In Sixty Years of Book Collecting, his autobiography published by the Zamorano Club in 1952, Wagner states that he owned up to 100,000 books and documents at various points in his life. These included about 600 works on metallurgy, about 10,000 on economics, and between 12- 13,000 works on the histories of Mexico and Texas, among others in his earlier collections.

In 1971, Archibald Hanna Jr., curator of the "Western Americana" section at the Beinecke Rare Book & Manuscript Library of Yale, wrote the following about Wagner's book collecting: "If Bancroft was in a sense the grandfather of western Americana collecting, the father was undoubtedly Henry Raup Wagner."

Wagner was granted fellowship by the Royal Geographical Society and received honorary degrees at Pomona College in 1935, Yale University in 1946, and the University of California in 1949. He became a member of or helped found different historical societies and bibliophile clubs including: the California Historical Society, the Bibliographical Society of America, the American Antiquarian Society, the Grolier Club, the Book Club of California and the Zamorano Club, among others.

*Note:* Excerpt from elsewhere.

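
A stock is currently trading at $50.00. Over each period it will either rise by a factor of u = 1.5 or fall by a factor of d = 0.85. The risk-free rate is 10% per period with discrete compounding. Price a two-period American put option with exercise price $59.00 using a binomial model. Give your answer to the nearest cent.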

Wagner also presided over the Historical Society of Southern California in 1933–34.

The California Historical Society established the Henry R. Wagner Memorial Award, its highest accolade, in 1959. It consists of a gold medal with Wagner's profile and is presented annually by a Wagner Awards Committee to individuals who have accomplished works relating to history, cartography and bibliography within the two years preceding the handing over ceremony. Its first recipient was Carl Irving Wheat, and then over the years to individuals like Dale Morgan in 1961, and George R. Stewart (tied) in 1972, among others. On the one hundredth anniversary of Wagner's birth in 1962, Thomas Streeter received the award for his Bibliography of Texas 1795–1845, which he had dedicated to Wagner, referring to him as "The Old Master".